Eine Reise in ‎die Wüste und in die ‎Vergangenheit

Geimpft und im warmen Urlaubsland: Da könnte mancher neidisch werden. Doch für zwei Freiwillige aus dem Steinlach gebiet war ihr FSJ in Israel viel mehr.

Von Damaris Riesner

In einem Seniorenzentrum im Süden Israels hören Anna-Suzette Pfeiffer und Leo Ebe zu, wie der 93-jährige Holocaustüberlebende Aryeh Nussbacher erzählt. Er berichtet davon, wie er fast seine gesamte Familie im Holocaust verlor. Die Dußlingerin und der Bodelshausener hatten zusammen mit anderen Jugendlichen aus Deutschland erreicht, dass diese Holocaust-Gedenkfeier trotz Corona stattfinden konnte.

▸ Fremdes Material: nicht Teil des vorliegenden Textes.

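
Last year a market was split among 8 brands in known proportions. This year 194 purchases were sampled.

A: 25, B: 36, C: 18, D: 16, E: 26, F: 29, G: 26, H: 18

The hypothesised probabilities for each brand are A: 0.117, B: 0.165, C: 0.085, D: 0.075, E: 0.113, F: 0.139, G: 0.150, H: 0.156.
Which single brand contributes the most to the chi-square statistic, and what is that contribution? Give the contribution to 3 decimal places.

Expected counts E_i = n·p_i: 194×0.117 = 22.698, 194×0.165 = 32.01, 194×0.085 = 16.49, 194×0.075 = 14.55, 194×0.113 = 21.922, 194×0.139 = 26.966, 194×0.150 = 29.1, 194×0.156 = 30.264.
cat         O        E   (O−E)²/E
A          25   22.698     0.2335
B          36    32.01     0.4973
C          18    16.49     0.1383
D          16    14.55     0.1445
E          26   21.922     0.7586
F          29   26.966     0.1534
G          26     29.1     0.3302
H          18   30.264     4.9698
The largest term is for H: 4.970.

H, 4.970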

Die beiden sind zurzeit im Rahmen ihres Freiwilligen Sozialen Jahres (FSJ) in Israel, im Behinderten- und Rehabilitationsdorf „ADI Negev – Nahalat Eran“. Auch sie erzählten aus ihrer Familiengeschichte – und baten um Vergebung. Die Haltung der Überlebenden gegenüber ihnen als Deutschen hat Pfeiffer beeindruckt: „Wäre ich überhaupt in der Lage, so eine Herzlichkeit auszustrahlen, wenn ich das gleiche erlebt hätte?“

Pfeiffer und Ebe sind Teil der Freikirche TOS aus Tübingen und der daraus entstandenen Organisation „Marsch des Lebens“. Die setzt sich für die Aufarbeitung der NS-Vergangenheit ein, für Israel und gegen Antisemitismus. Pfeiffer hat sich schon als Kind mit dem Nationalsozialismus beschäftigt: Ihre Mutter gab ihr das Buch „Als Hitler das rosa Kaninchen stahl“.

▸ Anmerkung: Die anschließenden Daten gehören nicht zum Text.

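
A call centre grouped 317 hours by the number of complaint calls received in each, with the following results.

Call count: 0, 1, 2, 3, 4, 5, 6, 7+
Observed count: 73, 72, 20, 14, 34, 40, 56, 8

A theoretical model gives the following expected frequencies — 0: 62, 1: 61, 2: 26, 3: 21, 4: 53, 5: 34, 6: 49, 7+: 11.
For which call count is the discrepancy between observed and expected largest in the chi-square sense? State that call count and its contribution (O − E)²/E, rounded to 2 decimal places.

cat         O        E   (O−E)²/E
0          73       62      1.952
1          72       61      1.984
2          20       26      1.385
3          14       21      2.333
4          34       53      6.811
5          40       34      1.059
6          56       49      1.000
7+          8       11      0.818
The largest term is for 4: 6.81.

4, 6.81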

Einstieg in die Familiengeschichte

Für sie war das ein guter Einstieg in diese schwierige Thematik. Die persönliche, kindliche Perspektive des Buches sei für sie hilfreich gewesen. Die 18-Jährige ist sich bewusst, dass eine Aufarbeitung der eigenen Familiengeschichte nicht einfach ist. Ihr Urgroßvater war am Bau von Auschwitz beteiligt. Sich mit der Nazi- Vergangenheit in der eigenen Familie zu beschäftigen, sei ein Prozess der Mut und Geduld erfordere, erklärt sie. „Ich würde raten, langsam anzufangen“, so Pfeiffer.

Ihr Kollege Ebe ist wie sie überzeugt, dass die NS-Vergangenheit der Familie mit einem persönlich zu tun hat. Dabei sei es egal, ob die Vorfahren bei der Wehrmacht waren oder im Büro gearbeitet haben, denkt Ebe. Der ebenfalls 18-Jährige, der selbst Lehramt studieren möchte, findet, dass solch eine persönliche Perspektive in der Schule zu kurz kommt.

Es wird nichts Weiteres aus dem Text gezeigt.